E n la porción de la Torá que leeremos esta semana, después de que la nación hebrea pide comida a Moshé, este habla a Dios y luego menciona cuál fue la respuesta obtenida diciendo: “Esto es lo que ha ordenado el Señor: “Reúnan de cada uno según su capacidad de comer un ómer para cada persona, según el número de personas, cada uno para los que están en su tienda tomarán” (Éxodo 16:16).
La historia del maná revela, en apariencia, el lado “políticamente correcto” de Dios. Cada judío --hombre y mujer, anciano y niño, grande y pequeño-- recibió la misma porción de maná, exactamente un ómer [una medida antigua] del alimento celestial. La Torá relata que incluso si uno tomaba de más, al llegar a su tienda se daría cuenta de que solo tenía lo que se suponía debería haber recogido.

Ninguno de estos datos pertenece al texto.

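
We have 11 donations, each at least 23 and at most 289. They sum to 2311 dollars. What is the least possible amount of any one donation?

To make one donation as small as possible, make the other 10 as large as possible.
The other 10 can take up 10 × 289 = 2890 ≥ 2311 − 23, so one donation can sit at its floor of 23.
Achievable: one at 23 and the other 10 totalling 2288, which fits since 10 × 23 ≤ 2288 ≤ 10 × 289.

23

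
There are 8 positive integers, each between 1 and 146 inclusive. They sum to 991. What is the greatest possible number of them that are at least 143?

If k of the values are ≥ 143, the total is ≥ 143k + 1(8 − k).
Setting 143k + 1(8 − k) ≤ 991 gives 142k ≤ 983, so k ≤ 6.
k = 6 is achieved by 6 values at 143 and 2 at 1, total 860; add 131 to one value (staying below 143) to reach 991.

6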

Si por el contrario apartó para sí de menos, también percibió al llegar a su tienda que la medida estaba completa.
No es necesario consultar a un nutricionista para saber que diferentes personas tienen diferentes necesidades dietéticas, basadas en su edad, masa corporal, sexo, metabolismo, etc. ¿Es la distribución igualitaria de porciones de comida la manera en que Dios nos indica la equidad absoluta de toda la humanidad, aun a expensas del sentido común? ¿Hay acaso un significado más profundo al estricto racionamiento del maná?
En realidad, el Judaísmo es un terco defensor de diferentes roles para diferentes personas. Dios no creó a todos los hombres iguales; creó muchos tipos de personas, cada una perfectamente adecuada para cumplir su misión divina en este mundo. Sin embargo, existe un poderoso factor común que todos los judíos comparten: un alma divina. Si bien esta alma se expresa de manera diferente en diferentes personas, el núcleo divino del alma de cada judío es idéntico. Por lo tanto, esos rasgos que emanan de la misma esencia del alma judía son exactamente iguales en cada miembro de la nación hebrea. El maná representaba una de estas cualidades fundamentales del alma --la fe y la confianza incondicional en Dios-- y, por lo tanto, se asignaba uniformemente a cada judío, independientemente de sus necesidades nutricionales físicas.
Nuestros sabios explican que, además de los obvios beneficios de tener un “almuerzo gratis” durante cuarenta años, el maná también presentó a los judíos una oportunidad diaria para perfeccionar sus “habilidades” referentes a la fe. Poner las sobras de la cazuela con maná en el refrigerador para otra ocasión no estaba permitido. Todas las noches los israelitas veían un frigorífico y una despensa vacía; fuera de la ventana yacía una gran extensión de arena estéril y sin comida. La única fuente de esperanza era su fe en la bondad de Dios, la confianza de que, nuevamente, enviaría sustento del cielo.
Durante cuarenta años, la lista de compras de los judíos consistía en la fe en Dios. Su plan de pensiones era la fe en Dios. Su seguro era la fe en Dios.
Durante cuarenta años, la fe --característica del alma-- fue ejercida y pulida todos los días. El alma judía siempre poseía esta fe --un elemento básico del alma divina--, pero la “Experiencia maná” hizo evidente tal característica. Esa fe fue luego trasmitida a las generaciones futuras, proporcionándoles la capacidad de confiar en Dios, sin importar cuán vacías estuviesen la despensa o la cuenta bancaria.